The silicon alloy coating film is formed by mixing fine particles of a silicon alloy having the following composition ratio with a solution of an organic solvent containing an organic binder to form a slurry, coating the slurry on the substrate obtained above, and then applying the slurry to the substrate. After drying at room temperature for 1 hour,
It was formed by performing heat treatment at 1500 ° C. for 30 minutes in an argon atmosphere. Si-Y-Al alloy: Composition ratio Si: Y: Al = 7: 2: 1 (atomic ratio) Si-Y-Au alloy: Composition ratio Si: Y: Au = 7: 2: 1 (atoms) Ratio) Si-B alloy ... composition ratio Si: B = 7: 2 (atomic ratio) Si-W alloy ... composition ratio Si: W = 7: 2 (atomic ratio) Si-Mo alloy ... composition Ratio Si: Mo = 7: 2 (atomic ratio) Si-Re alloy ... Composition ratio Si: Re = 7: 2 (atomic ratio) Silicon for the sample of the obtained carbon material and as a comparison upper layer of the CVD silicon carbide coating The performance was evaluated by the evaluation method shown below using a sample coated with and a sample having no coating on the CVD silicon carbide coating.

Evaluation method: Each sample was heated at 1700 ° C. under a reduced pressure atmosphere of 1 Pa or 1000 Pa.
The heating time was about 3 minutes from room temperature to the set temperature, 20 minutes at the set temperature, and 10 minutes from the set temperature to room temperature. The evaluation was performed by weight reduction and surface observation. Note that the weight reduction rate χ _n
Was calculated by the following formula.

Χ _n = [(W ₀ −W _n ) / W ₀ ] × 100 wt% W ₀ : initial weight of sample W _n : sample weight after n times of oxidation test Table 1 shows the obtained evaluation results. From the results in Table 1, the carbon material of the present invention has an extremely small weight loss rate in a high temperature oxidizing atmosphere, and has a good appearance after the treatment in a high temperature oxidizing atmosphere, and is an excellent heat resistant and oxidation resistant carbon material. I understand.

[0028]

[Table 1]

[0029]

According to the present invention, by coating a silicon alloy on a silicon carbide coating, the oxidation (active oxidation) of silicon carbide into silicon monoxide (SiO 2 gas) is significantly suppressed, resulting in excellent heat resistance. An oxidation resistant carbon material is obtained, and its industrial effect is great.

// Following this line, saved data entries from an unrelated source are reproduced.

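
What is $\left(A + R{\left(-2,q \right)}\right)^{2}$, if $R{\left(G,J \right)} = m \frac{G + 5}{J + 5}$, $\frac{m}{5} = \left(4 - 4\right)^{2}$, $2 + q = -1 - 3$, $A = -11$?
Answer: $121$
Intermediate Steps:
$q = -6$ ($q = -2 - 4 = -6$)
$m = 0$ ($m = 5 \left(4 - 4\right)^{2} = 5 \cdot 0^{2} = 5 \cdot 0 = 0$)
$R{\left(G,J \right)} = 0$ ($R{\left(G,J \right)} = 0 \frac{G + 5}{J + 5} = 0 \frac{5 + G}{5 + J} = 0$)
$\left(A + R{\left(-2,q \right)}\right)^{2} = \left(-11 + 0\right)^{2} = \left(-11\right)^{2} = 121$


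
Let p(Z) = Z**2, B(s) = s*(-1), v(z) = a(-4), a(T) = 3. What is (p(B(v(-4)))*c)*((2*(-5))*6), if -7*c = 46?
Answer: 24840/7 ≈ 3548.6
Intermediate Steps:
v(z) = 3
c = -46/7 (c = -1/7*46 = -46/7 ≈ -6.5714)
B(s) = -s
(p(B(v(-4)))*c)*((2*(-5))*6) = ((-1*3)**2*(-46/7))*((2*(-5))*6) = ((-3)**2*(-46/7))*(-10*6) = (9*(-46/7))*(-60) = -414/7*(-60) = 24840/7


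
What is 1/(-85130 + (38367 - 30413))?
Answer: -1/77176 ≈ -1.2957e-5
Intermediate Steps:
1/(-85130 + (38367 - 30413)) = 1/(-85130 + 7954) = 1/(-77176) = -1/77176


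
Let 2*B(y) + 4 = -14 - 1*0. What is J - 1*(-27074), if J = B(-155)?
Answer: 27065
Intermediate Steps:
B(y) = -9 (B(y) = -2 + (-14 - 1*0)/2 = -2 + (-14 + 0)/2 = -2 + (½)*(-14) = -2 - 7 = -9)
J = -9
J - 1*(-27074) = -9 - 1*(-27074) = -9 + 27074 = 27065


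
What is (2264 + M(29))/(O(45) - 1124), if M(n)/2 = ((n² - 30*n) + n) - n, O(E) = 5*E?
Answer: -2206/899 ≈ -2.4538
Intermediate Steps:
M(n) = -60*n + 2*n² (M(n) = 2*(((n² - 30*n) + n) - n) = 2*((n² - 29*n) - n) = 2*(n² - 30*n) = -60*n + 2*n²)
(2264 + M(29))/(O(45) - 1124) = (2264 + 2*29*(-30 + 29))/(5*45 - 1124) = (2264 + 2*29*(-1))/(225 - 1124) = (2264 - 58)/(-899) = 2206*(-1/899) = -2206/899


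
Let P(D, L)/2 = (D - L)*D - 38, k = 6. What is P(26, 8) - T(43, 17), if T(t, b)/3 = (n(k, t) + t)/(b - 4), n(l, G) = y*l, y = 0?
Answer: 11051/13 ≈ 850.08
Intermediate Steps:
n(l, G) = 0 (n(l, G) = 0*l = 0)
P(D, L) = -76 + 2*D*(D - L) (P(D, L) = 2*((D - L)*D - 38) = 2*(D*(D - L) - 38) = 2*(-38 + D*(D - L)) = -76 + 2*D*(D - L))
T(t, b) = 3*t/(-4 + b) (T(t, b) = 3*((0 + t)/(b - 4)) = 3*(t/(-4 + b)) = 3*t/(-4 + b))
P(26, 8) - T(43, 17) = (-76 + 2*26² - 2*26*8) - 3*43/(-4 + 17) = (-76 + 2*676 - 416) - 3*43/13 = (-76 + 1352 - 416) - 3*43/13 = 860 - 1*129/13 = 860 - 129/13 = 11051/13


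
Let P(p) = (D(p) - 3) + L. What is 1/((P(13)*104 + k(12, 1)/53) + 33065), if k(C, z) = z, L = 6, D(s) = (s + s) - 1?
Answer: 53/1906782 ≈ 2.7796e-5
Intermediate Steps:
D(s) = -1 + 2*s (D(s) = 2*s - 1 = -1 + 2*s)
P(p) = 2 + 2*p (P(p) = ((-1 + 2*p) - 3) + 6 = (-4 + 2*p) + 6 = 2 + 2*p)
1/((P(13)*104 + k(12, 1)/53) + 33065) = 1/(((2 + 2*13)*104 + 1/53) + 33065) = 1/(((2 + 26)*104 + 1*(1/53)) + 33065) = 1/((28*104 + 1/53) + 33065) = 1/((2912 + 1/53) + 33065) = 1/(154337/53 + 33065) = 1/(1906782/53) = 53/1906782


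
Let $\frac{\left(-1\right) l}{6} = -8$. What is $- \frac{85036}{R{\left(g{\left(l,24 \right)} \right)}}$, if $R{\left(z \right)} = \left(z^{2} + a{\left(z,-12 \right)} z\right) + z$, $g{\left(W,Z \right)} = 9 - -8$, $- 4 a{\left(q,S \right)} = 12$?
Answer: $- \frac{85036}{255} \approx -333.47$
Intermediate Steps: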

[Brief description of drawings]

FIG. 1 is a cross-sectional view of a heat resistant / oxidation resistant carbon material of the present invention.

[Explanation of symbols]

 1 Carbon Fiber Reinforced Carbon Composite Material 2 Silicon Carbide Layer (Diffusion Method Silicon Carbide Layer) 3 Silicon Carbide Coating (CVD Silicon Carbide Coating) 4 Silicon Alloy Coating

Claims (2)

[Claims] 1. A silicon carbide layer formed by a diffusion method is formed on a surface of a carbon fiber reinforced carbon composite material as a base material, and a silicon carbide coating film formed by a vapor phase chemical vapor deposition method is formed on an upper layer thereof. Further, a heat-resistant and oxidation-resistant carbon material having a silicon alloy coating film on the outermost layer. 2. The heat-resistant and oxidation-resistant carbon material according to claim 1, wherein the alloying element of the silicon alloy coating film is one or more selected from the group consisting of transition metals and 3B group elements.